Monitor data freshness before querying

  • Use the _system_load_log table to check when new data updates have completed before running dependent or scheduled queries. This prevents queries from running on incomplete or empty datasets, saving unnecessary costs.

Automate and schedule processing outside EBQ

  • For resource-intensive queries or recurring calculations, use scheduled queries in your own BigQuery project (not on EBQ directly). Copy aggregated data from EBQ to your BigQuery first. You can persist heavy computation results in your tables, and then run lighter queries over smaller result sets.

Manage data retention and filtering

  • Since event deletions in Bloomreach Engagement aren't propagated to EBQ, remember to manually filter out invalid/bugged/redundant data during analysis. This keeps your result sets relevant and can help reduce processed data volumes.
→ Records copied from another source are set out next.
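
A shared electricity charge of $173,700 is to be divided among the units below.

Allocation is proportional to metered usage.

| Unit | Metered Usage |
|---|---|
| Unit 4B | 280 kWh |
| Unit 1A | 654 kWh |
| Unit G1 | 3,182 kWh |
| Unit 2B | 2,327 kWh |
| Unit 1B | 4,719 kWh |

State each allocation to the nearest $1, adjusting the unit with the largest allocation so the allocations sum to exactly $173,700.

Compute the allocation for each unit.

Sum of metered usage: 11,162.
Pro-rata amounts: Unit 4B 280/11,162 × $173,700 = 4,357.28; Unit 1A 654/11,162 × $173,700 = 10,177.37; Unit G1 3,182/11,162 × $173,700 = 49,517.42; Unit 2B 2,327/11,162 × $173,700 = 36,212.14; Unit 1B 4,719/11,162 × $173,700 = 73,435.79.
At nearest $1: Unit 4B $4,357; Unit 1A $10,177; Unit G1 $49,517; Unit 2B $36,212; Unit 1B $73,436. Sum = $173,699.
Difference $173,700 − $173,699 = +$1 applied to largest allocation (Unit 1B): Unit 1B becomes $73,437.

Unit 4B: $4,357 | Unit 1A: $10,177 | Unit G1: $49,517 | Unit 2B: $36,212 | Unit 1B: $73,437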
Minimize unnecessary data processing

  • Avoid joining large tables unless absolutely necessary.
  • Use ARRAY_AGG and similar BigQuery aggregation functions judiciously to minimize data shuffling.
  • Where applicable, pre-filter or aggregate at the earliest stage of your query pipeline to restrict the downstream data footprint.

Additional practical tips

  • Star or bookmark datasets and tables you use frequently for quick access (prevents accidental querying of the wrong datasets).
  • Review your usage regularly and optimize queries based on the BigQuery query execution details, adjusting for data scanned and execution time.

After making changes, you can always verify if the optimized query is more efficient than the previous one before running it using the preview message displayed in the query editor window.